Opposition parties are no longer banned, like in the Senghor days, but observers say a noose is tightening on democracy there.
A 2018 electoral law tightened the process for running for office. In the run-up to the 2019 presidential elections, for Sall’s second term, the then-mayor of Dakar, Khalifa Sall, a potential presidential contender, was jailed on corruption charges.
The conviction of another political opponent, Wade’s son, Karim, for corruption during Macky Sall’s first term barred him from eligibility to run in 2019. The Senegalese government has maintained that the prosecutions were legitimate, but critics have pointed to a pattern of legal troubles clearing Sall’s opponents out of the way.
Last year, opposition leader Sonko was charged with rape – a move that, given Senegal’s history of legally targeting opposition figures, led to large, anti-Sall protests, while at the same time, causing women’s rights advocates to worry about victims coming forward with complaints of sexual violence.
Unrest before parliamentary vote
The spark for the protests leading up to this month’s legislative elections – viewed as a check on Sall and his party’s power – was a technical error on the list of candidates put forward by the opposition coalition.
The coalition, dubbed Yewwi Askan Wi, admitted a “careless mistake” in the preparation of its electoral list.
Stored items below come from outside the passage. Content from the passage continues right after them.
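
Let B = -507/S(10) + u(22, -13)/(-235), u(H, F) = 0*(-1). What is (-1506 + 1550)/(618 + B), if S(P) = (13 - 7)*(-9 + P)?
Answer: 8/97 ≈ 0.082474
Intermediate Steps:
S(P) = -54 + 6*P (S(P) = 6*(-9 + P) = -54 + 6*P)
u(H, F) = 0
B = -169/2 (B = -507/(-54 + 6*10) + 0/(-235) = -507/(-54 + 60) + 0*(-1/235) = -507/6 + 0 = -507*⅙ + 0 = -169/2 + 0 = -169/2 ≈ -84.500)
(-1506 + 1550)/(618 + B) = (-1506 + 1550)/(618 - 169/2) = 44/(1067/2) = (2/1067)*44 = 8/97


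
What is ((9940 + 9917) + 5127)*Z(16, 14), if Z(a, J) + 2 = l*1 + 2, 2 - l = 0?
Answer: 49968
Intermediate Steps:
l = 2 (l = 2 - 1*0 = 2 + 0 = 2)
Z(a, J) = 2 (Z(a, J) = -2 + (2*1 + 2) = -2 + (2 + 2) = -2 + 4 = 2)
((9940 + 9917) + 5127)*Z(16, 14) = ((9940 + 9917) + 5127)*2 = (19857 + 5127)*2 = 24984*2 = 49968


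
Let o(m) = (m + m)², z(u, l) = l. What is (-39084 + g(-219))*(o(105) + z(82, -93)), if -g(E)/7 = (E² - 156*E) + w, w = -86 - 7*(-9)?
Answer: -27011408586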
But the fact that the list was thrown out entirely – one candidate was listed as both an official candidate and a substitute candidate – led Sonko to declare “there is no more justice in this country.” Members of the substitute list will still be able to run for office, but big names like Sonko are now out.
Sall, whose own coalition, Benno Bokk Yakaar, had its substitute list blocked by the constitutional council on technicalities, defended the process.
“If you make a list that does not respect what the law says, it is simply eliminated,” Sall told Radio France International. “It’s tough, but that’s the law.”
The head of Benno Bokk Yakaar’s list, Aminata Touré, added, “Senegalese democracy is quite rooted. As the elections approach in Senegal, the atmosphere is still a bit noisy, but I hope that we will go to the elections normally.”
If Sall runs in 2024, he would be in power as Senegal’s nascent petroleum sector takes off. Changes to the constitution in 2016 would reset the clock on his term limits, he is likely to argue – the same reasoning that Sall’s predecessor Wade used in his failed 2012 run.
Sall has repeatedly declined to comment on his 2024 plans but seeking another term in office would unleash a political crisis, analysts have warned
More protests would also be likely; if Senegal’s democracy has always been marred by political actors seeking to hold on to power, it has also been fought for by those willing to take to the streets en masse, as thousands of Senegalese showed Wade in 2012.
“The times, they are a changing – it’s not possible anymore” for Sall to run again and win the popular vote, Thierno Sow, a political analyst based in the former colonial capital Saint Louis, said. “If Sall runs, he’ll be rejected the same way people voted out Diouf and Wade. And at that time, you didn’t have TikTok or Twitter or Facebook.”
Others, like Toupane, are less certain. “It’s a major risk for the stability of the country,” he said.
For outsiders used to Senegal’s pristine international image, a future political crisis might come as a surprise. But those at home have been paying attention. And they are already taking to the streets.